Papa Francesco torna sul tema dell’eutanasia dopo l’annuncio di Marco Cappato sulle quasi 800 persone che "ci hanno chiesto di poter morire". Secondo Bergoglio: "Si può e si deve respingere la tentazione, indotta anche da mutamenti legislativi, di usare la medicina per assecondare una possibile volontà di morte del malato, fornendo assistenza al suicidio o causandone la morte".

Ieri a Roma, nella conferenza stampa dell'evento "Liberi fino alla fine", il leader dell’Associazione Luca Coscioni aveva tra l’altro detto che: "Quasi 800 persone si sono rivolte a Mina Welby e a me per chiedere di poter morire e avrebbero potuto prendere una decisione diversa se fossero state assistite da un medico, uno psichiatra, un assistente sociale".
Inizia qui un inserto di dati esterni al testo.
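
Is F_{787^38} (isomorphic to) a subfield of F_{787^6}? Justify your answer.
No: F_{787^38} is not a subfield of F_{787^6}

F_{p^m} embeds in F_{p^n} iff m | n. Here 38 ∤ 6 (since 6 = 0·38 + 6 with remainder 6 ≠ 0), so F_{787^38} is not a subfield of F_{787^6}. Equivalently: if it were, the tower law would give 38 = [F_{787^38}:F_787] dividing [F_{787^6}:F_787] = 6, contradiction.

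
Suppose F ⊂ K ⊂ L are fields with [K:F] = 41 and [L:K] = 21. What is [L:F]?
[L:F] = 861

The tower law says that for any tower of field extensions F ⊂ K ⊂ L with finite degrees, [L:F] = [L:K] · [K:F]. Here this gives [L:F] = 21 · 41 = 861.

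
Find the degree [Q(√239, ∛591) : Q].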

Si tratta di una "lotta di libertà che una volta vinta ci potrà far alleare con coloro che oggi sembrano essere i più acerrimi nemici" secondo Cappato. "Strade sbrigative di fronte a scelte che non sono, come potrebbero sembrare, espressione di libertà della persona" secondo Papa Francesco.

Ora toccherà alla Corte costituzionale esprimersi sulla questione dell’eutanasia, sul controverso tema del fine vita (con implicazioni non solo giuridiche ma evidentemente etiche, politiche e sociali) in merito al caso Cappato: per il 24 settembre è fissata la data dell'udienza pubblica sulla punibilità dell'aiuto al suicidio relativamente alla morte di dj Fabo.
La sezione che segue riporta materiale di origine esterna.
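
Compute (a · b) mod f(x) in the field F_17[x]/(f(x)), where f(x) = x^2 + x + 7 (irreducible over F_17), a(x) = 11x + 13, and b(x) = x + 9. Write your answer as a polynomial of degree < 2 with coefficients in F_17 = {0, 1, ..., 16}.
a · b ≡ 16x + 6 (mod f(x))

Multiply in F_17[x]: a(x)·b(x) = (11x + 13)·(x + 9) = 11x^2 + 10x + 15. This has degree ≥ 2, so divide by f(x) over F_17: 11x^2 + 10x + 15 = (11)·(x^2 + x + 7) + (16x + 6). Hence a·b ≡ 16x + 6 (mod f). (F_17[x]/(f) is a field with 17^2 = 289 elements since f is irreducible of degree 2.)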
La Consulta dovrà pronunciarsi sulla legittimità dell'articolo 580 del codice penale sull’istigazione al suicidio, risalente al Codice Rocco. Il Legislatore intanto continua a latitare sul tema del fine vita. La capigruppo del Senato ieri ha provato a trovare un’intesa per includere nel calendario un dibattito sulle mozioni sul suicidio assistito. Tentativo fallito.